София Мак-Дугалл - Граждане Рима
— Пришлось какое-то время переезжать с места на место, сам понимаешь. Теперь это не важно.
Она не могла объяснить, что все это время единственным, что по-настоящему происходило с ней, было медленное накопление денег и подробностей. И все это время она оттачивала в себе сознание, что однажды она сможет с легкостью отринуть все. Она понимала, что неспособна на такие непостижимые провалы в памяти, неспособна забыть Сулиена, но она была верна своему прошлому, и было бы вероотступничеством, если бы с этим — она даже не хотела давать название тому ужасному времени — не было однажды покончено раз и навсегда.
В конце концов, с тревогой заметив упрямое и намеренное сопротивление сестры, Сулиен перестал спрашивать, так как, похоже, ей только этого и хотелось. Но она желала, чтобы он постепенно и естественно вообще забыл об этом, а он не забывал.
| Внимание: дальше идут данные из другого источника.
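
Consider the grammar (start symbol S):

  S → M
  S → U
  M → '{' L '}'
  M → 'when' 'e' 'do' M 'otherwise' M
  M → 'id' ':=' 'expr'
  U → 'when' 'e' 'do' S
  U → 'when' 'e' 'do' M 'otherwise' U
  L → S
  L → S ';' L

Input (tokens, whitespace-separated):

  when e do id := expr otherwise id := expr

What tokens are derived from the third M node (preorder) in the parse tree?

id := expr

[S [M when e do [M id := expr] otherwise [M id := expr]]]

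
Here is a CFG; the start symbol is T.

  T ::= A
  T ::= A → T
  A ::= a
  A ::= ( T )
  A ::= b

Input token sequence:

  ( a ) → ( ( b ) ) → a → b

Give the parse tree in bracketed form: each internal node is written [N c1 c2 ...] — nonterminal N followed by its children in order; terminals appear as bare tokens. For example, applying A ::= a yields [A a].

[T [A ( [T [A a]] )] → [T [A ( [T [A ( [T [A b]] )]] )] → [T [A a] → [T [A b]]]]]

T
A → T
( T ) → T
( A ) → T
( a ) → T
( a ) → A → T
( a ) → ( T ) → T
( a ) → ( A ) → T
( a ) → ( ( T ) ) → T
( a ) → ( ( A ) ) → T
( a ) → ( ( b ) ) → T
( a ) → ( ( b ) ) → A → T
( a ) → ( ( b ) ) → a → T
( a ) → ( ( b ) ) → a → A
( a ) → ( ( b ) ) → a → b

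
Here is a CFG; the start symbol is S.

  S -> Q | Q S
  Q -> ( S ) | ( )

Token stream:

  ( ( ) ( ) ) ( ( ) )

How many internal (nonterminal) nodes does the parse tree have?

10

[S [Q ( [S [Q ( )] [S [Q ( )]]] )] [S [Q ( [S [Q ( )]] )]]]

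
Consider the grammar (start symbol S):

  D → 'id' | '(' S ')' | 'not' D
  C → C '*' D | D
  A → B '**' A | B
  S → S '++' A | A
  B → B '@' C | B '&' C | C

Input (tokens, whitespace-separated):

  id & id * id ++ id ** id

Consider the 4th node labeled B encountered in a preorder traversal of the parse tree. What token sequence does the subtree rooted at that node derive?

[S [S [A [B [B [C [D id]]] & [C [C [D id]] * [D id]]]]] ++ [A [B [C [D id]]] ** [A [B [C [D id]]]]]]

id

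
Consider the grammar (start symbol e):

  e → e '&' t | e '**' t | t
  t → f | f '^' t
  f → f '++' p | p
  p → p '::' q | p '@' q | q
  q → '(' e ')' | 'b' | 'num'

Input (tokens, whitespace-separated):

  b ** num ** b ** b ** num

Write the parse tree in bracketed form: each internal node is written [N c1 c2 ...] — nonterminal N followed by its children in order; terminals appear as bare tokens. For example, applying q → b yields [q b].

[e [e [e [e [e [t [f [p [q b]]]]] ** [t [f [p [q num]]]]] ** [t [f [p [q b]]]]] ** [t [f [p [q b]]]]] ** [t [f [p [q num]]]]]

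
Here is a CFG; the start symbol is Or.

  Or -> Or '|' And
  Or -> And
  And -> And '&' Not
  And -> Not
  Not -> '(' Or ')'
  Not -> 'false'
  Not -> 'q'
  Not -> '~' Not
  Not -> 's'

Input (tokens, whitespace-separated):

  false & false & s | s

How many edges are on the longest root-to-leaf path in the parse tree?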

Иногда он глядел на нее, думая об этом, это было так ясно написано на его лице, что любому не стоило бы труда догадаться. Иногда это так изводило Уну, будто Сулиен только и делал, что спрашивал ее о прошлом.
Денежная заначка Уны понемногу таяла. Страшно и думать было, на что они очень скоро будут покупать еду, снимать ночлег. И конца этому не было видно.
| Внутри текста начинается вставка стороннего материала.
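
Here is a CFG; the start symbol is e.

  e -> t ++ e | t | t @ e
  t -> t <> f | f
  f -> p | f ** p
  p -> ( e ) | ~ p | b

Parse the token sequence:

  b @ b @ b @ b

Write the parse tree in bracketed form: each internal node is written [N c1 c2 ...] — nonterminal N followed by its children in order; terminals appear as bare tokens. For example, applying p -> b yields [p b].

[e [t [f [p b]]] @ [e [t [f [p b]]] @ [e [t [f [p b]]] @ [e [t [f [p b]]]]]]]

e
t @ e
f @ e
p @ e
b @ e
b @ t @ e
b @ f @ e
b @ p @ e
b @ b @ e
b @ b @ t @ e
b @ b @ f @ e
b @ b @ p @ e
b @ b @ b @ e
b @ b @ b @ t
b @ b @ b @ f
b @ b @ b @ p
b @ b @ b @ b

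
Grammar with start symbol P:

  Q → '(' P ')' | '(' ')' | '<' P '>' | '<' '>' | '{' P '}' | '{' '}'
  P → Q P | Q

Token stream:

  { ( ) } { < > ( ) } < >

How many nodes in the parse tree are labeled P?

6

[P [Q { [P [Q ( )]] }] [P [Q { [P [Q < >] [P [Q ( )]]] }] [P [Q < >]]]]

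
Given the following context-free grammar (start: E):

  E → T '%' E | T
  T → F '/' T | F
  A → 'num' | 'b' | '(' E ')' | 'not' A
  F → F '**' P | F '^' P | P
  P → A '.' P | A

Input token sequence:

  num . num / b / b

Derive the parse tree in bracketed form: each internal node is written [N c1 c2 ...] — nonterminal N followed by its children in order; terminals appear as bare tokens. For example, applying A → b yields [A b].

E
T
F / T
P / T
A . P / T
num . P / T
num . A / T
num . num / T
num . num / F / T
num . num / P / T
num . num / A / T
num . num / b / T
num . num / b / F
num . num / b / P
num . num / b / A
num . num / b / b

[E [T [F [P [A num] . [P [A num]]]] / [T [F [P [A b]]] / [T [F [P [A b]]]]]]]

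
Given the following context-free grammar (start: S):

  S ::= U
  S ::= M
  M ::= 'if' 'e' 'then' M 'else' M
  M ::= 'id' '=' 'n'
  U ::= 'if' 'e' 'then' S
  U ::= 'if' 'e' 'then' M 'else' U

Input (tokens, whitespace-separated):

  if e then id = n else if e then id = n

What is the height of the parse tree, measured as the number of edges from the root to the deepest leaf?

[S [U if e then [M id = n] else [U if e then [S [M id = n]]]]]

5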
Самое большее уединение, которое каждый из них мог себе обеспечить за те деньги, которые у них были, — занавеска между кроватями. Однажды ночью Сулиену показалось, что до него доносятся приглушенные всхлипы, будто Уна украдкой плакала за занавеской, но когда он позвал ее, она не перестала и ничего не ответила, поэтому он неуверенно привстал и отдернул занавесь. Уна лежала, свернувшись клубочком, словно втиснувшись в кровать, и рыдала сквозь стиснутые зубы, слезы сочились из-под закрытых век, плач звучал придушенно, почти пристыженно, даже хотя она и спала.
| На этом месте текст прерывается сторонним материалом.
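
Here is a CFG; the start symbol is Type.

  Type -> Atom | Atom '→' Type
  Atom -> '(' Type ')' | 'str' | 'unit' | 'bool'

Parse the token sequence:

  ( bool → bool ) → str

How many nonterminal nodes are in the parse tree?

[Type [Atom ( [Type [Atom bool] → [Type [Atom bool]]] )] → [Type [Atom str]]]

8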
Уне приснилось, что плоть ее стала пористой, как губка, и гниющей и зловонной, и от нее надо избавиться. Сначала она не особенно задумывалась над этим и работала уверенно, словно разделывая цыпленка. Как она и ожидала, ни боли, ни крови не было. Но никто не хотел оставить ее в одиночестве, чтобы сделать все правильно; навалившись на нее скопом, они срывали со всего ее тела клочья мяса, даже не задумываясь над тем, что делают, — работать чисто в таких условиях было невозможно. Их и ее руки наполнились ужасным скользким месивом, холодным и комковатым, и тогда она закричала и заплакала, потому что это было так мерзко и еще потому что ей вдруг показалось, что для этого нет вовсе никаких причин, — и откуда она только набралась таких мыслей? Ее собирались отвратительно изувечить без малейшего повода. И, поняв это, она все равно ничего не могла сделать, чтобы те, другие, перестали хищно, горстями отрывать сочащиеся куски ее тела. Ей нужно было чем-то прикрыться, накинуть на истерзанные останки длинное, широкое платье, но под рукой ничего не было; мясо лоскутьями свисало с ее рук, которые она вытянула, чтобы остановить их, — омерзительно подрагивая и хлюпая.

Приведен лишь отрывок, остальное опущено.